Yesterday I blogged about doing less as a New Year’s resolution for 2015, as an antidote to the overscheduled American lifestyle.
Omid Safi recently wrote a related column headlined, “The Disease of Being Busy,” on the website On Being. He says this in the opening:
How did we create a world in which we have more and more and more to do with less time for leisure, less time for reflection, less time for community, less time to just… be?
Like many other thoughtful, observant people, he writes about technology can actually accelerate our pace and the notion that we should be busy 24/7, rather than freeing us up.
Then he takes an unexpected turn that really speaks to me. He contrasts being busy with real human connection and self reflection.
In many Muslim cultures, when you want to ask them how they’re doing, you ask: in Arabic, Kayf haal-ik? or, in Persian, Haal-e shomaa chetoreh? How is your haal?

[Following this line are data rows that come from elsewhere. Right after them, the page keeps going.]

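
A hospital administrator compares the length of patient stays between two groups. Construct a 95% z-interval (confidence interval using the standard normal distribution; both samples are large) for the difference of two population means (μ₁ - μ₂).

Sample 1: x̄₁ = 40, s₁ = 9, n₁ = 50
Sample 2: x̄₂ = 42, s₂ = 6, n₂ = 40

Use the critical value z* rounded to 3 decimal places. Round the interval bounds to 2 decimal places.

Both samples are large (n₁ = 50 ≥ 30, n₂ = 40 ≥ 30), so a z-interval for the difference of means applies.

Point estimate: x̄₁ - x̄₂ = 40 - 42 = -2

Standard error: SE = √(s₁²/n₁ + s₂²/n₂)
= √(9²/50 + 6²/40)
= √(1.620000 + 0.900000)
= 1.587451

For 95% confidence, z* = 1.96 (from standard normal table)
Margin of error: E = z* × SE = 1.96 × 1.587451 = 3.1114

Z-interval: (x̄₁ - x̄₂) ± E = -2 ± 3.1114 = (-5.1114, 1.1114)

Rounded to 2 decimal places:

(-5.11, 1.11)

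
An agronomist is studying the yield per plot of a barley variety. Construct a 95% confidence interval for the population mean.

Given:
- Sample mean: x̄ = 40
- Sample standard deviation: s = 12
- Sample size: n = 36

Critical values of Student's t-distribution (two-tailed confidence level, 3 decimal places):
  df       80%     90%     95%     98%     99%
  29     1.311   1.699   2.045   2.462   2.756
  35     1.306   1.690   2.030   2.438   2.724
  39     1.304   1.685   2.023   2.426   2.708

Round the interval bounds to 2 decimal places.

The population standard deviation σ is unknown (only the sample standard deviation s is given), so use a t-interval with df = n - 1 = 36 - 1 = 35.

For 95% confidence with df = 35, t* = 2.030 (from t-table)

Standard error: SE = s/√n = 12/√36 = 2.000000

Margin of error: E = t* × SE = 2.030 × 2.000000 = 4.0600

T-interval: x̄ ± E = 40 ± 4.0600 = (35.9400, 44.0600)

Rounded to 2 decimal places:

(35.94, 44.06)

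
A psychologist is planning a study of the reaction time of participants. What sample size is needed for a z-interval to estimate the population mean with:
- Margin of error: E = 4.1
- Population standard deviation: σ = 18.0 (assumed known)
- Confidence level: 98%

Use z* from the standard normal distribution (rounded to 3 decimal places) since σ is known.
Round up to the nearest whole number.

Using z* since population σ is known (z-interval formula).

For 98% confidence, z* = 2.326 (from standard normal table)

Sample size formula for z-interval: n = (z*σ/E)²

n = (2.326 × 18.0 / 4.1)²
  = (10.211707)²
  = 104.2790

Round up to the nearest whole number: n = 105

105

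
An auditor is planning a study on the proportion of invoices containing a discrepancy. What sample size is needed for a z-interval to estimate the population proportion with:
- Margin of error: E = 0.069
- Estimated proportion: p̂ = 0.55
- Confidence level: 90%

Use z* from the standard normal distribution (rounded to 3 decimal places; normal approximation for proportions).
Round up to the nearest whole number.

Using z* for proportion z-interval (normal approximation).

For 90% confidence, z* = 1.645 (from standard normal table)

Sample size formula for proportion z-interval: n = z*²p̂(1-p̂)/E²

n = 1.645² × 0.55 × 0.45 / 0.069²
  = 2.706025 × 0.2475 / 0.004761
  = 140.6724

Round up to the nearest whole number: n = 141

141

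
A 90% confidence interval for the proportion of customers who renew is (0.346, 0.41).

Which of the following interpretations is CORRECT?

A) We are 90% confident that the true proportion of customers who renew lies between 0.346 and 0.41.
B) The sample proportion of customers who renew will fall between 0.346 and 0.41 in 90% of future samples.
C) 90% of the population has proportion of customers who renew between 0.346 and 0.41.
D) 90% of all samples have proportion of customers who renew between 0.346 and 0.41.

A confidence interval represents our confidence in the procedure, not a probability statement about the parameter.

Key concept: If we repeated this sampling process many times and computed a 90% CI each time, about 90% of those intervals would contain the true population parameter.

For this specific interval (0.346, 0.41):
- Midpoint (point estimate): 0.378
- Margin of error: 0.032

The correct interpretation is the one stating confidence that the true parameter lies in the interval — option A.

A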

What is this haal that you inquire about? It is the transient state of one’s heart. In reality, we ask, “How is your heart doing at this very moment, at this breath?” When I ask, “How are you?” that is really what I want to know.
I am not asking how many items are on your to-do list, nor asking how many items are in your inbox. I want to know how your heart is doing, at this very moment. Tell me. Tell me your heart is joyous, tell me your heart is aching, tell me your heart is sad, tell me your heart craves a human touch. Examine your own heart, explore your soul, and then tell me something about your heart and your soul.

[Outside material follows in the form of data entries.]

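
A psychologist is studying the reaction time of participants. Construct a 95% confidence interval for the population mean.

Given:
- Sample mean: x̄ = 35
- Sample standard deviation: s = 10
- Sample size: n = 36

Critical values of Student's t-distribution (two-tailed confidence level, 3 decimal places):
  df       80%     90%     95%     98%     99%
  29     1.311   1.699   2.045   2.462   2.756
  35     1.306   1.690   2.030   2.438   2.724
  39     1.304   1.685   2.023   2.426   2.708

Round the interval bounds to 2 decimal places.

The population standard deviation σ is unknown (only the sample standard deviation s is given), so use a t-interval with df = n - 1 = 36 - 1 = 35.

For 95% confidence with df = 35, t* = 2.030 (from t-table)

Standard error: SE = s/√n = 10/√36 = 1.666667

Margin of error: E = t* × SE = 2.030 × 1.666667 = 3.3833

T-interval: x̄ ± E = 35 ± 3.3833 = (31.6167, 38.3833)

Rounded to 2 decimal places:

(31.62, 38.38)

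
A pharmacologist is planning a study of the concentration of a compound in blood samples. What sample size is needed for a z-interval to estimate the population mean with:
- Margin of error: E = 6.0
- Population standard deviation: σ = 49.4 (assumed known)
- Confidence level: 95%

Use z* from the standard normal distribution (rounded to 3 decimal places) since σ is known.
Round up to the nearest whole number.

Using z* since population σ is known (z-interval formula).

For 95% confidence, z* = 1.96 (from standard normal table)

Sample size formula for z-interval: n = (z*σ/E)²

n = (1.96 × 49.4 / 6.0)²
  = (16.137333)²
  = 260.4135

Round up to the nearest whole number: n = 261

261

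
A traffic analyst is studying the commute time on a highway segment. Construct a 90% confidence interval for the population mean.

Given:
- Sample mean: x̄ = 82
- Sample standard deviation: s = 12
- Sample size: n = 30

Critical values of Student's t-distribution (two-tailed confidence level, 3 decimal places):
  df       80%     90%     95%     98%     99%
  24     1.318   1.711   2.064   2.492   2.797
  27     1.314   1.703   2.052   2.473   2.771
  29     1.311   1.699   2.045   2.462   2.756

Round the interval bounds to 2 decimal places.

The population standard deviation σ is unknown (only the sample standard deviation s is given), so use a t-interval with df = n - 1 = 30 - 1 = 29.

For 90% confidence with df = 29, t* = 1.699 (from t-table)

Standard error: SE = s/√n = 12/√30 = 2.190890

Margin of error: E = t* × SE = 1.699 × 2.190890 = 3.7223

T-interval: x̄ ± E = 82 ± 3.7223 = (78.2777, 85.7223)

Rounded to 2 decimal places:

(78.28, 85.72)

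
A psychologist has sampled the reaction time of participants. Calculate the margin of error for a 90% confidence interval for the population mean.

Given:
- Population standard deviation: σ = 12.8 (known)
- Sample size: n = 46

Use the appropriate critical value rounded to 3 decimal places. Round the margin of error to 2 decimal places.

The population standard deviation σ is known, so use the z-interval margin of error formula.

For 90% confidence, z* = 1.645 (from standard normal table)

Margin of error formula for z-interval: E = z* × σ/√n

E = 1.645 × 12.8/√46
  = 1.645 × 1.887257
  = 3.1045

Rounded to 2 decimal places:

3.10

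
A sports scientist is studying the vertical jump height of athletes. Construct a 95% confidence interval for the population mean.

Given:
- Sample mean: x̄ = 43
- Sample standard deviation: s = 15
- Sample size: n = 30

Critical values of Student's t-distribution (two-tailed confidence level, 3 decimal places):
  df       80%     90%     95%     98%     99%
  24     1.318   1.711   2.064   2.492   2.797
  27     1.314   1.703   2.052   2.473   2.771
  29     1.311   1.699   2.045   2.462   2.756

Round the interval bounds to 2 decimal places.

The population standard deviation σ is unknown (only the sample standard deviation s is given), so use a t-interval with df = n - 1 = 30 - 1 = 29.

For 95% confidence with df = 29, t* = 2.045 (from t-table)

Standard error: SE = s/√n = 15/√30 = 2.738613

Margin of error: E = t* × SE = 2.045 × 2.738613 = 5.6005

T-interval: x̄ ± E = 43 ± 5.6005 = (37.3995, 48.6005)

Rounded to 2 decimal places:

(37.40, 48.60)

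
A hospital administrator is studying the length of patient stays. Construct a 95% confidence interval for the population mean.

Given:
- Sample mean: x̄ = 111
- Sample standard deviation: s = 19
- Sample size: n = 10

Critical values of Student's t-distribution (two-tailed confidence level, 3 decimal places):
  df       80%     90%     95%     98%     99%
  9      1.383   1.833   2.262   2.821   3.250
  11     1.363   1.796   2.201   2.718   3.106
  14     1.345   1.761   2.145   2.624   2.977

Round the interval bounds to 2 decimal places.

The population standard deviation σ is unknown (only the sample standard deviation s is given), so use a t-interval with df = n - 1 = 10 - 1 = 9.

For 95% confidence with df = 9, t* = 2.262 (from t-table)

Standard error: SE = s/√n = 19/√10 = 6.008328

Margin of error: E = t* × SE = 2.262 × 6.008328 = 13.5908

T-interval: x̄ ± E = 111 ± 13.5908 = (97.4092, 124.5908)

Rounded to 2 decimal places:

(97.41, 124.59)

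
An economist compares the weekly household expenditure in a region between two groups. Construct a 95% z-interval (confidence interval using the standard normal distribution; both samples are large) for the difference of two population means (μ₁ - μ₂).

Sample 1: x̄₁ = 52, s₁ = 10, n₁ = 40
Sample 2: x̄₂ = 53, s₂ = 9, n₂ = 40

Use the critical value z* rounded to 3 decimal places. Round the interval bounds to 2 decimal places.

Both samples are large (n₁ = 40 ≥ 30, n₂ = 40 ≥ 30), so a z-interval for the difference of means applies.

Point estimate: x̄₁ - x̄₂ = 52 - 53 = -1

Standard error: SE = √(s₁²/n₁ + s₂²/n₂)
= √(10²/40 + 9²/40)
= √(2.500000 + 2.025000)
= 2.127205

For 95% confidence, z* = 1.96 (from standard normal table)
Margin of error: E = z* × SE = 1.96 × 2.127205 = 4.1693

Z-interval: (x̄₁ - x̄₂) ± E = -1 ± 4.1693 = (-5.1693, 3.1693)

Rounded to 2 decimal places:

(-5.17, 3.17)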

Tell me you remember you are still a human being, not just a human doing. Tell me you’re more than just a machine, checking off items from your to-do list. Have that conversation, that glance, that touch. Be a healing conversation, one filled with grace and presence.
Put your hand on my arm, look me in the eye, and connect with me for one second. Tell me something about your heart, and awaken my heart. Help me remember that I too am a full and complete human being, a human being who also craves a human touch.
I don’t want to race through life, skimming from one email to the next, never pausing to really connect with the people I love — or the people I might love if I give our relationship the time to blossom. I think the meaning of life is loving and being loved, and that deserves priority in my scheduling, not the scraps that are left after all the tasks and errands get done.
If you agree, please read The Disease of Being Busy. And next time I see you, let’s talk about our hearts.
Let us insist on a type of human-to-human connection where when one of us responds by saying, “I am just so busy,” we can follow up by saying, “I know, love. We all are. But I want to know how your heart is doing.”